Endocannabinoid system in the brain has been shown to interact with the opioid system in many physiological activities such as anti-nociception [22], sedation/catalepsy [23-26] and reward [21]. The latter suggests that the rewarding properties of cannabinoids and opioids might be functionally linked. However, it has still been controversial whether they are connected in serial or parallel. There was evidence that the acquisition of CPP induced by morphine (4 mg kg−1) could be dose dependently blocked by pre-pairing administration of CB1 antagonist SR141716A (0.03–3 mg kg−1) in rats [12, 13], suggesting that the endocannabinoid system may be downstream of opioid. It was also reported that CB1 agonist CP55,940 could elicit CPP at a dose of 20 μg kg−1, which in turn was fully antagonized by pre-treatment with 2 mg kg−1 naloxone [22], implying that the endocanabinoind system is upstream of endogenous opioid system. No indication can be found from our study in this regard, since EA's reward effect could be blocked by either CB1- or μ-receptor antagonist.

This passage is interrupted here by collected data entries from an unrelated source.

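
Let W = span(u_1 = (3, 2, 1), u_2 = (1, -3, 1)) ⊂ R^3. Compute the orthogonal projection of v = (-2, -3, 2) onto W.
proj_W(v) = (-17/15, -251/75, 7/75)

Set up U = [u_1 | ... | u_2] ∈ R^(3×2). The projector onto W = col(U) is P = U (U^T U)^(-1) U^T.
Compute U^T U =
  [14, -2]
  [-2, 11],
and U^T v = (-10, 9).
Solve U^T U · c = U^T v for the coefficients: c = (-46/75, 53/75). The projection is proj_W(v) = U c.
Check: (v - proj_W(v)) · u_1 = 0  (should be 0).
Check: (v - proj_W(v)) · u_2 = 0  (should be 0).
Result: proj_W(v) = (-17/15, -251/75, 7/75).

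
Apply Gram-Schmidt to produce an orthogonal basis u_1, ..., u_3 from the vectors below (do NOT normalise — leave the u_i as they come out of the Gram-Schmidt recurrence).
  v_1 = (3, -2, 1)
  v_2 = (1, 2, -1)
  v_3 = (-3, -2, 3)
Orthogonal basis:
  u_1 = (3, -2, 1)
  u_2 = (10/7, 12/7, -6/7)
  u_3 = (0, 4/5, 8/5)

Apply the Gram-Schmidt recurrence
  u_1 = v_1
  u_i = v_i − Σ_{j<i} ((v_i · u_j) / (u_j · u_j)) · u_j.

Step by step this gives:
  u_1 = (3, -2, 1)
  u_2 = (10/7, 12/7, -6/7)
  u_3 = (0, 4/5, 8/5)

Orthogonality check:
  u_2 · u_1 = 0 (should be 0)
  u_3 · u_1 = 0 (should be 0)
  u_3 · u_2 = 0 (should be 0)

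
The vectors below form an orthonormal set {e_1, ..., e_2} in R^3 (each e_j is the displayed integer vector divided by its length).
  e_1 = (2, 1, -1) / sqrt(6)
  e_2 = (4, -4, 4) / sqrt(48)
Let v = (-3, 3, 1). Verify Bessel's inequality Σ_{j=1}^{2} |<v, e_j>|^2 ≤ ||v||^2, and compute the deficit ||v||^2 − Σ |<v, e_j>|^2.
Σ |<v, e_j>|^2 = 11; ||v||^2 = 19; deficit = 8

Write each e_j = u_j / sqrt(<u_j, u_j>) where u_j is the displayed integer vector. Then <v, e_j> = <v, u_j> / sqrt(<u_j, u_j>), so |<v, e_j>|^2 = <v, u_j>^2 / <u_j, u_j>.
Coefficients: <v, e_1> = -4/sqrt(6), <v, e_2> = -20/sqrt(48).
Square and sum: Σ |<v, e_j>|^2 = 11.
Compute ||v||^2 = v·v = 19.
Deficit = 19 − 11 = 8 ≥ 0, confirming Bessel's inequality. (The deficit equals ||v − Σ <v,e_j> e_j||^2, the squared distance from v to span{e_j}.)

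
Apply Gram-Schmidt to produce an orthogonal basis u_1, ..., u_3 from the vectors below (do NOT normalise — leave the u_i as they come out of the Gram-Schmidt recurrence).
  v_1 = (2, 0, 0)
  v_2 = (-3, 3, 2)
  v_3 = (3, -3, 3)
Orthogonal basis:
  u_1 = (2, 0, 0)
  u_2 = (0, 3, 2)
  u_3 = (0, -30/13, 45/13)

Apply the Gram-Schmidt recurrence
  u_1 = v_1
  u_i = v_i − Σ_{j<i} ((v_i · u_j) / (u_j · u_j)) · u_j.

Step by step this gives:
  u_1 = (2, 0, 0)
  u_2 = (0, 3, 2)
  u_3 = (0, -30/13, 45/13)

Orthogonality check:
  u_2 · u_1 = 0 (should be 0)
  u_3 · u_1 = 0 (should be 0)
  u_3 · u_2 = 0 (should be 0)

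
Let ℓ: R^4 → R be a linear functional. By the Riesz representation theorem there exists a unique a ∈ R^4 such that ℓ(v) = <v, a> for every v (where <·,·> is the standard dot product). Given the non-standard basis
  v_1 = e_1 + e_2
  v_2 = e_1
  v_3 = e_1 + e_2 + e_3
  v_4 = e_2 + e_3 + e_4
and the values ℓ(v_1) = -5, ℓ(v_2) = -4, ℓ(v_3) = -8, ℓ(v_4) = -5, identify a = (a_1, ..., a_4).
a = (-4, -1, -3, -1)

Write a = (a_1, ..., a_4) in the standard basis. For each basis vector v_i, ℓ(v_i) = <v_i, a> is a linear equation in the a_j's. Collect the n equations into a matrix system V a = ℓ, where row i of V is v_i (expressed in the standard basis). Since V is invertible (lower-triangular with 1s on the diagonal, up to permutation), solve by back-substitution:
  V =
[[1, 1, 0, 0],
 [1, 0, 0, 0],
 [1, 1, 1, 0],
 [0, 1, 1, 1]]
  V a = (-5, -4, -8, -5)
Solving gives a = (-4, -1, -3, -1).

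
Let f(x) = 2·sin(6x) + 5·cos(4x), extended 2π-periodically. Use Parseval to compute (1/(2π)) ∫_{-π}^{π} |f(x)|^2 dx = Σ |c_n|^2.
Σ |c_n|^2 = 29/2

Expand |f|^2 and use orthogonality of {sin(nx), cos(mx)} on [-π, π]:
  ∫_{-π}^{π} sin(nx)^2 dx = π, ∫ cos(mx)^2 dx = π, and cross terms integrate to 0.
So ∫_{-π}^{π} f(x)^2 dx = 2^2 · π + 5^2 · π = (4 + 25)π.
Divide by 2π: (4 + 25)/2 = 29/2.
By Parseval, this equals Σ |c_n|^2.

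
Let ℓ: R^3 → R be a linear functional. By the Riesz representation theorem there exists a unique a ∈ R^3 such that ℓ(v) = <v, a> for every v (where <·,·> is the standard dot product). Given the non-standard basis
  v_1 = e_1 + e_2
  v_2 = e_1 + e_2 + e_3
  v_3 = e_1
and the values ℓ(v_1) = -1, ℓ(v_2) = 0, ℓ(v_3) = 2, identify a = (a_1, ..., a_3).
a = (2, -3, 1)

Write a = (a_1, ..., a_3) in the standard basis. For each basis vector v_i, ℓ(v_i) = <v_i, a> is a linear equation in the a_j's. Collect the n equations into a matrix system V a = ℓ, where row i of V is v_i (expressed in the standard basis). Since V is invertible (lower-triangular with 1s on the diagonal, up to permutation), solve by back-substitution:
  V =
[[1, 1, 0],
 [1, 1, 1],
 [1, 0, 0]]
  V a = (-1, 0, 2)
Solving gives a = (2, -3, 1).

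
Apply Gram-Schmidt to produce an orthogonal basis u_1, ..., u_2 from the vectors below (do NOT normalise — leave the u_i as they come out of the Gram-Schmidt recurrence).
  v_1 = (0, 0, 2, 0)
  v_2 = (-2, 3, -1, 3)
Orthogonal basis:
  u_1 = (0, 0, 2, 0)
  u_2 = (-2, 3, 0, 3)

Apply the Gram-Schmidt recurrence
  u_1 = v_1
  u_i = v_i − Σ_{j<i} ((v_i · u_j) / (u_j · u_j)) · u_j.

Step by step this gives:
  u_1 = (0, 0, 2, 0)
  u_2 = (-2, 3, 0, 3)

Orthogonality check:
  u_2 · u_1 = 0 (should be 0)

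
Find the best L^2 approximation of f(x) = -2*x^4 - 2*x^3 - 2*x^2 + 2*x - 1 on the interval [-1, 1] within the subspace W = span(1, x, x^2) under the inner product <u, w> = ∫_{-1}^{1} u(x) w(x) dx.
g(x) = -26*x^2/7 + 4*x/5 - 29/35

The best approximation g ∈ W is the orthogonal projection of f onto W. Writing g = a_0 + a_1 x + a_2 x^2, the coefficients solve the normal equations G · a = b where
  G_{ij} = <φ_i, φ_j> and b_i = <f, φ_i>, with φ_0 = 1, φ_1 = x, φ_2 = x^2.
G =
  [2, 0, 2/3]
  [0, 2/3, 0]
  [2/3, 0, 2/5],
b = (-62/15, 8/15, -214/105).
Solving gives a_0 = -29/35, a_1 = 4/5, a_2 = -26/7, so
  g(x) = -26*x^2/7 + 4*x/5 - 29/35.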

Both endogenous opioid peptides and opioid drugs are known to enhance the release of DA in the NAc during the induction of reward. So if EA could activate both opioid system and endocannabioid system, it may also activate DA system. Indeed, it has been reported that EA can modulate the production of dopamine in the CNS [27]. Concerning the D1 antagonist SCH23390, it has been documented that high-dose of SCH23390 (0.5 mg kg−1) can induce CPA, while in our study we used the relatively small dose (≤0.1 mg kg−1), which has been shown not to induce CPA [28]. The result in the present revealed that the 2 Hz EA-induced CPP can be blocked only by D1 dopamine receptor antagonist SCH23390, but not D2 antagonist Eticlopride, at a physiologically relevant concentration, it shows that the D1 receptor may play a more important role in EA-induced CPP. Since mice lacking D2 receptors could not develop opioid-CPP, yet behave much the same as wild-type mice in CPP paradigm when food is used as rewarding stimulation [29], it seems that EA is more like a natural (e.g., food) reward than a drug reward. Concerning the intensity of the CPP, while EA-induced CPP is a statistically significant and reproducible phenomenon, it is milder than morphine-induced CPP.

Taken together, since the findings suggest that 2 Hz EA could induce CPP, both endogenous opioid system and endocannabinoid system were implicated. Activation of the two systems may modulate dopamine system, which enhances the associative learning in the rewarding procedure.